CALL algo.shortestPath.astar.stream((startNode:Node, endNode:Node, weightProperty:String, propertyKeyLat:String, propertyKeyLon:String,
    {nodeQuery:'labelName', relationshipQuery:'relationshipName', direction:'BOTH', defaultValue:1.0})
YIELD nodeId, cost

Table 7.20. Parameters
Name Type Default Optional Description

startNode

node

null

no

The start node

endNode

node

null

no

The end node

weightProperty

string

null

yes

The property name that contains weight

propertyKeyLat

string

null

no

The property name that contains latitude coordinate

propertyKeyLon

string

null

no

The property name that contains longitude coordinate

nodeQuery

string

null

yes

The label to load from the graph. If null, load all nodes

relationshipQuery

string

null

yes

The relationship-type to load from the graph. If null, load all nodes

defaultValue

float

null

yes

The default value of the weight in case it is missing or invalid

direction

string

outgoing

yes

The relationship direction to load from the graph.
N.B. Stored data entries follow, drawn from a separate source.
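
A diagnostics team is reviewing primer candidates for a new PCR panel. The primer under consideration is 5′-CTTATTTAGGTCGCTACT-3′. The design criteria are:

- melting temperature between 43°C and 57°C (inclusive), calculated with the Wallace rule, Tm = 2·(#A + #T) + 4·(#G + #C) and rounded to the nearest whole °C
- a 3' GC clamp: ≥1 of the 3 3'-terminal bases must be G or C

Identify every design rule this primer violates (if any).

Meets all criteria.

Base counts: A=3, T=8, G=3, C=4 (length 18).
Tm: Tm = 2·11 + 4·7 = 50°C ✓
GC clamp: 3' end ACT has 1 G/C ✓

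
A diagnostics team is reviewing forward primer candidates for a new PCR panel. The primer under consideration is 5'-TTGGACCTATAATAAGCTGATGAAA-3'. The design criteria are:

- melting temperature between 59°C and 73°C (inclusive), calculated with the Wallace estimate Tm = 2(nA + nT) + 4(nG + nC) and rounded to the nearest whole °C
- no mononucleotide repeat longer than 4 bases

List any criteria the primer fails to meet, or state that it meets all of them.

Meets all criteria.

Base counts: A=10, T=7, G=5, C=3 (length 25).
Tm: Tm = 2·17 + 4·8 = 66°C ✓
homopolymer run: longest run = 3 ✓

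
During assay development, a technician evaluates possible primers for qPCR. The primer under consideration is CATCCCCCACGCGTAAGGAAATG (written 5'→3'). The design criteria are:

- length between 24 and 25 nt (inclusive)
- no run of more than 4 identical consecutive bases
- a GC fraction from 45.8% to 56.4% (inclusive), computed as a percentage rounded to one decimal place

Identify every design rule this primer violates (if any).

Fails: length, homopolymer run, GC content.

Base counts: A=7, T=3, G=5, C=8 (length 23).
length: length 23, outside 24–25 ✗
homopolymer run: longest run = 5, exceeds 4 ✗
GC content: GC 13/23 = 56.5%, outside 45.8–56.4% ✗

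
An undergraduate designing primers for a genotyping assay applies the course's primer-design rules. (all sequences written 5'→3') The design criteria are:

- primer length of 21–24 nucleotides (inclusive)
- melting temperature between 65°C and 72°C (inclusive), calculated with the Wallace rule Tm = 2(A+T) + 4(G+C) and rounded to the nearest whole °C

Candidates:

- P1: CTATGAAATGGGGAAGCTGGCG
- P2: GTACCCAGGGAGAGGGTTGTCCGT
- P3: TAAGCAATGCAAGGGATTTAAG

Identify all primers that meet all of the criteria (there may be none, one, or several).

P1 only.

P1 (22 nt, A=6 T=4 G=9 C=3): length 22 ✓; Tm = 2·10 + 4·12 = 68°C ✓ — passes.
P2 (24 nt, A=4 T=5 G=10 C=5): length 24 ✓; Tm = 2·9 + 4·15 = 78°C, outside 65–72°C ✗ — fails.
P3 (22 nt, A=9 T=5 G=6 C=2): length 22 ✓; Tm = 2·14 + 4·8 = 60°C, outside 65–72°C ✗ — fails.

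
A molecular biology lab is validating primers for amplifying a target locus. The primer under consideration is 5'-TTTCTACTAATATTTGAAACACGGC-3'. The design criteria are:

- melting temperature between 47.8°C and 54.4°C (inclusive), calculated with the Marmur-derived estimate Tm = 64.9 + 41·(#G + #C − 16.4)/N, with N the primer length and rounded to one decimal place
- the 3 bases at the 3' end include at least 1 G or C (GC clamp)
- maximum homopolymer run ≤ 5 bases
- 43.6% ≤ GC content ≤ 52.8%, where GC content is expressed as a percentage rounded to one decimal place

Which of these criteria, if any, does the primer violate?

Base counts: A=8, T=9, G=3, C=5 (length 25).
Tm: Tm = 64.9 + 41·(8 − 16.4)/25 = 51.1°C ✓
GC clamp: 3' end GGC has 3 G/C ✓
homopolymer run: longest run = 3 ✓
GC content: GC 8/25 = 32.0%, outside 43.6–52.8% ✗

Fails: GC content.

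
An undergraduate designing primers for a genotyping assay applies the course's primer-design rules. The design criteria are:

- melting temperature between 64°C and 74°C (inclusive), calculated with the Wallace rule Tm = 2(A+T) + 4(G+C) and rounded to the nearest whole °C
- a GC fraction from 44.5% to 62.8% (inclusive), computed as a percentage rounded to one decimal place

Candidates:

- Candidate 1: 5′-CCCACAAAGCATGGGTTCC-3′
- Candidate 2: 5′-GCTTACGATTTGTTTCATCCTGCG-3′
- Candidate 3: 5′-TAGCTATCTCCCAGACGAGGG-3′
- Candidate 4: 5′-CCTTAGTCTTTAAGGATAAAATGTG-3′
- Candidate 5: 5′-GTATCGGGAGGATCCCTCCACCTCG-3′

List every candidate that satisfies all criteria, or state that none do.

Candidate 2 and Candidate 3.

Candidate 1 (19 nt, A=5 T=3 G=4 C=7): Tm = 2·8 + 4·11 = 60°C, outside 64–74°C ✗; GC 11/19 = 57.9% ✓ — fails.
Candidate 2 (24 nt, A=3 T=10 G=5 C=6): Tm = 2·13 + 4·11 = 70°C ✓; GC 11/24 = 45.8% ✓ — passes.
Candidate 3 (21 nt, A=5 T=4 G=6 C=6): Tm = 2·9 + 4·12 = 66°C ✓; GC 12/21 = 57.1% ✓ — passes.
Candidate 4 (25 nt, A=8 T=9 G=5 C=3): Tm = 2·17 + 4·8 = 66°C ✓; GC 8/25 = 32.0%, outside 44.5–62.8% ✗ — fails.
Candidate 5 (25 nt, A=4 T=5 G=7 C=9): Tm = 2·9 + 4·16 = 82°C, outside 64–74°C ✗; GC 16/25 = 64.0%, outside 44.5–62.8% ✗ — fails.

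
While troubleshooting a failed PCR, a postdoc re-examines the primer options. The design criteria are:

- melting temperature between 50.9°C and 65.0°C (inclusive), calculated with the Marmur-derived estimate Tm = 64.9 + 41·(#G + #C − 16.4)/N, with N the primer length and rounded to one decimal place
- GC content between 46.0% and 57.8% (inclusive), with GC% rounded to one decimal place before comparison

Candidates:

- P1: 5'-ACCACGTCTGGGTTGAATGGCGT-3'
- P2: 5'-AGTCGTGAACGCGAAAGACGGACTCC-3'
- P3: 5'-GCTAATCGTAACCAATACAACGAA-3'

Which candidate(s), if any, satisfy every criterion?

P1 (23 nt, A=4 T=6 G=8 C=5): Tm = 64.9 + 41·(13 − 16.4)/23 = 58.8°C ✓; GC 13/23 = 56.5% ✓ — passes.
P2 (26 nt, A=8 T=3 G=8 C=7): Tm = 64.9 + 41·(15 − 16.4)/26 = 62.7°C ✓; GC 15/26 = 57.7% ✓ — passes.
P3 (24 nt, A=11 T=4 G=3 C=6): Tm = 64.9 + 41·(9 − 16.4)/24 = 52.3°C ✓; GC 9/24 = 37.5%, outside 46.0–57.8% ✗ — fails.

P1 and P2.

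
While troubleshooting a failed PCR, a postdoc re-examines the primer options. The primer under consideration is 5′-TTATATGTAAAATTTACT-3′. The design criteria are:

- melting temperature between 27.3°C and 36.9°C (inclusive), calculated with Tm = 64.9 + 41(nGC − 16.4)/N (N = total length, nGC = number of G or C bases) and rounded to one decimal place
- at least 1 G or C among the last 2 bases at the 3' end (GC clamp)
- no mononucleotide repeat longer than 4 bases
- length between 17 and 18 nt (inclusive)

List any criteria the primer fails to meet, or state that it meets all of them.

Meets all criteria.

Base counts: A=7, T=9, G=1, C=1 (length 18).
Tm: Tm = 64.9 + 41·(2 − 16.4)/18 = 32.1°C ✓
GC clamp: 3' end CT has 1 G/C ✓
homopolymer run: longest run = 4 ✓
length: length 18 ✓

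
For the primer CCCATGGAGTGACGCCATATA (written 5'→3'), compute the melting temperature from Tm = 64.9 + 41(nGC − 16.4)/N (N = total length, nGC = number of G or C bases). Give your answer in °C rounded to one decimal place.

54.4°C

Base counts: A=6, T=4, G=5, C=6; G+C = 11, N = 21.
Tm = 64.9 + 41·(11 − 16.4)/21 = 64.9 + -221.40/21 = 54.4°C.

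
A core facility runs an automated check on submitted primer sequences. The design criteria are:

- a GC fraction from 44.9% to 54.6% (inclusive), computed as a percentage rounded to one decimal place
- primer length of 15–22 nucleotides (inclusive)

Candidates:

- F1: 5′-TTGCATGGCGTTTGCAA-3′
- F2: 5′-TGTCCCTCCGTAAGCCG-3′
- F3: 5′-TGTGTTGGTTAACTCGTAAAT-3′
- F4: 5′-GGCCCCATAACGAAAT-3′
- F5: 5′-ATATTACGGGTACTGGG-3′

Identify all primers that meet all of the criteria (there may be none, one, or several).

F1, F4 and F5.

F1 (17 nt, A=3 T=6 G=5 C=3): GC 8/17 = 47.1% ✓; length 17 ✓ — passes.
F2 (17 nt, A=2 T=4 G=4 C=7): GC 11/17 = 64.7%, outside 44.9–54.6% ✗; length 17 ✓ — fails.
F3 (21 nt, A=5 T=9 G=5 C=2): GC 7/21 = 33.3%, outside 44.9–54.6% ✗; length 21 ✓ — fails.
F4 (16 nt, A=6 T=2 G=3 C=5): GC 8/16 = 50.0% ✓; length 16 ✓ — passes.
F5 (17 nt, A=4 T=5 G=6 C=2): GC 8/17 = 47.1% ✓; length 17 ✓ — passes.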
If 'both', treats the relationships as undirected

Table 7.21. Results
Name Type Description

nodeId

int

Node ID

cost

int

The cost it takes to get from start node to specific node

7.5.6. Graph type support

The Shortest Path algorithms support the following graph types:

  • ✓ directed, unweighted:

    • direction: 'OUTGOING' or INCOMING, weightProperty: null
  • ✓ directed, weighted

    • direction: 'OUTGOING' or INCOMING, weightProperty: 'cost'
  • ✓ undirected, unweighted

    • direction: 'BOTH', weightProperty: null
  • ✓ undirected, weighted

    • direction: 'BOTH', weightProperty: 'cost'

7.5.7. Implementations

algo.shortestPath.astar.stream()

  • Implementation of A* heuristic function is for geospatial distances.